Вообще соответственно изменению условий и факторов, социально-политических и идеологических, влиявших на формирование новейшей историографии античности, а также по мере накопления новых материалов постоянно совершенствовался научный подход и ширилась и углублялась интерпретация эллинизма. Для зачинателя исследований по эллинизму И. Г. Дройзена, чей интерес к этому периоду определялся поисками исторических аналогий процессу формирования новой Германской империи, в эллинизме привлекательными были именно сильная монархия Филиппа и Александра, форсирование ими объединения греко-македонских земель и успешное осуществление завоевательной кампании на востоке. При этом сущность эллинизма сводилась к победоносному вторжению и распространению передовой античной культуры среди отсталых народов Востока.
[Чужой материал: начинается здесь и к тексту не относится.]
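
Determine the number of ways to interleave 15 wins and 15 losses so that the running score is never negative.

Reading a vote for the leader as '(' and for the other as ')' turns such a sequence into a balanced string of 15 pairs, so the count is C_15.
C_15 = 9694845.

9694845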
Интерес к политической истории и политическим формам эллинизма с характерным возвеличением греко-македонской державной политики и ее носителей царей Филиппа и Александра, равно как и последующих их преемников, надолго остался определяющим для немецкой буржуазной историографии. После Дройзена на рубеже XIX–XX вв. политическую историю эллинизма интенсивно разрабатывали К. Ю. Белох, Б. Низе, Ю. Кэрст, после первой мировой войны — У. Внлькеп, Г. Берве, Г. Бенгтсон, а после второй — помимо только что названных Берве и Бенгтсона еще и Ф. Шахермейр (собственно австрийский ученый, чье творчество, однако, тесно было связано с судьбами немецкой буржуазной науки вообще). Свой вклад в разработку политической истории эллинизма внесли на Западе и представители других национальных школ. Английские ученые занимались историей Александра (В. В. Тарн) и отдельных эллинистических монархий — Птолемеев (Дж. Магаффи), Селевкидов (Э. Бенин), Антигонидов (В. В. Тарн и Ф. Волбэнк); французские — тоже историей Александра (Ж. Раде), Лагидов и Сслевкидов (А. Буше-Леклерк), а кроме того, особенными аспектами эллинистической политики — македонским империализмом (П. Жуго), отношениями эллинистических государств с Римом (М. Олло, а специально Пирром — П. Левек, Митридатом VI Евпатором — Т. Рейнак). Англичанину М. Кэри и французу Эд. Биллю принадлежат хорошие общие обзоры эллинистической истории в эпоху диадохов и эпигонов[6].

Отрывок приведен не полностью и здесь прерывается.